When it comes to individual companies, all three research firms have the same top five. Lenovo took the number one spot, followed by HP, Dell, Apple, and Acer—Gartner also has a sixth spot occupied by Asus.

“Robust consumer PC demand again drove sales, particularly in regions where governments maintain stay-at-home orders as the COVID-19 pandemic persists. Prior to 2020, consumers had been shifting to a phone-first focus, yet the pandemic reversed this trend,” said Mikako Kitagawa, research director at Gartner.

Permalink to story.

 
Covid-19 kept people home obviously.

I dropped a lot of money in my PC (3090 and 8TB SSD) because of games.

Hopefully ya'll bought stock in the actual companies (logitech, AMD, Microsoft, Apple, etc).
 
I think this has also created a serious dent in Apple's plans for ARM, and in fact generally for ARM, because as people work more and more from home, they just want more power from their computer, and care less about power efficiency or mobility. This also further increases demand for AMD's 5000 CPU-s.

I mean, who's here shopping for a premium laptop today, really?

I dropped a lot of money in my PC (3090 and 8TB SSD) because of games.

Hopefully ya'll bought stock in the actual companies (logitech, AMD, Microsoft, Apple, etc).
I don't know any sane market playa who would be dropping money on a gaming rig for himself. It sounds almost like a contradiction. Those people buy serious productivity machines, with 3-6 monitors usually.
 
Last edited:
Until Someone makes a Tablet with 1:1 performance with a 10900K and a 3090, the PC will NEVER die.

That's the thing, as demand for smaller more powerful machines increases, so does the need to drive heavy 3D applications and future "AR/VR" machines for entertainment.

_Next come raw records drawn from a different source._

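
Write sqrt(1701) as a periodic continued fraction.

[41; (4, 8, 1, 10, 1, 8, 4, 82)]

Write x_i = (sqrt(1701) + m_i)/d_i with (m_0, d_0) = (0, 1). a_0 = floor(sqrt(1701)) = 41, since 41^2 = 1681 <= 1701 < 1764 = 42^2.
Iterate m_{i+1} = d_i*a_i - m_i, d_{i+1} = (1701 - m_{i+1}^2)/d_i, a_{i+1} = floor((a_0 + m_{i+1})/d_{i+1}):
  m_1 = 1*41 - 0 = 41, d_1 = (1701 - 41^2)/1 = 20/1 = 20, a_1 = floor((41 + 41)/20) = 4.
  m_2 = 20*4 - 41 = 39, d_2 = (1701 - 39^2)/20 = 180/20 = 9, a_2 = floor((41 + 39)/9) = 8.
  m_3 = 9*8 - 39 = 33, d_3 = (1701 - 33^2)/9 = 612/9 = 68, a_3 = floor((41 + 33)/68) = 1.
  m_4 = 68*1 - 33 = 35, d_4 = (1701 - 35^2)/68 = 476/68 = 7, a_4 = floor((41 + 35)/7) = 10.
  m_5 = 7*10 - 35 = 35, d_5 = (1701 - 35^2)/7 = 476/7 = 68, a_5 = floor((41 + 35)/68) = 1.
  m_6 = 68*1 - 35 = 33, d_6 = (1701 - 33^2)/68 = 612/68 = 9, a_6 = floor((41 + 33)/9) = 8.
  m_7 = 9*8 - 33 = 39, d_7 = (1701 - 39^2)/9 = 180/9 = 20, a_7 = floor((41 + 39)/20) = 4.
  m_8 = 20*4 - 39 = 41, d_8 = (1701 - 41^2)/20 = 20/20 = 1, a_8 = floor((41 + 41)/1) = 82.
  m_9 = 1*82 - 41 = 41, d_9 = (1701 - 41^2)/1 = 20/1 = 20: (m_9, d_9) = (m_1, d_1) = (41, 20), so from here the quotients repeat a_1, ..., a_8; the period length is 8.
Hence the expansion of sqrt(1701) is a_0 = 41 followed by the repeating block 4, 8, 1, 10, 1, 8, 4, 82 (period 8).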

Power consumption for high-end rigs is only increasing and slowly hitting that base 1000Ws. Oh and they you have hobbyists, which a lot of PC gamers are (the ones who custom rig).

The new flex isn't how many cores, GHz or RAM you got but "show me how big is your PSU bruh". True metric is wattage consumption.

Off-topic:
I wonder whether we are going to be a race of species which try and be as efficient as possible running machines of 1Nw/h or keep increasing and needing 100Pw/h to game. (ignore my orders dont ****in know them)...
 
You mean all those people that continue to tell us "the PC is dead" were wrong? LOL

PCs are the bar. Everything else aims for it.
And pc sales will fluctuate. If pc sales were high 5 years ago expect them to be high this year.
You can't really future proof a PC. Everything changes way too fast. More so these days. And they change standards of parts so that one part makes 3 others obsolete.
And sometimes as with WiFi they are absolute c**k wombles.
Bring out a new standard. Not define it. Release parts. Release the standard. Release parts that comply. People may pay again to get what they thought they night prior.
I can imagine like with streaming games to other devices, people in the future will still have a power house pc that connects their virtual glasses, heads-up displays, Google glasses on meth.
People will only interface with them for AAAAAA+ titles and when it needs rebooting due to a power cut cause Timmy the kitty pissed on the power outlet.

 
Yet another industry that profited from COVID. Aside from pharmaceuticals, banksters, inner-circle stock market traders, and everyone else with shitload of money buying things cheaply right now. And democratic party of course. It's those damn bats. They deliberately spread the virus to humans after they placed bets that airline stocks will plummet.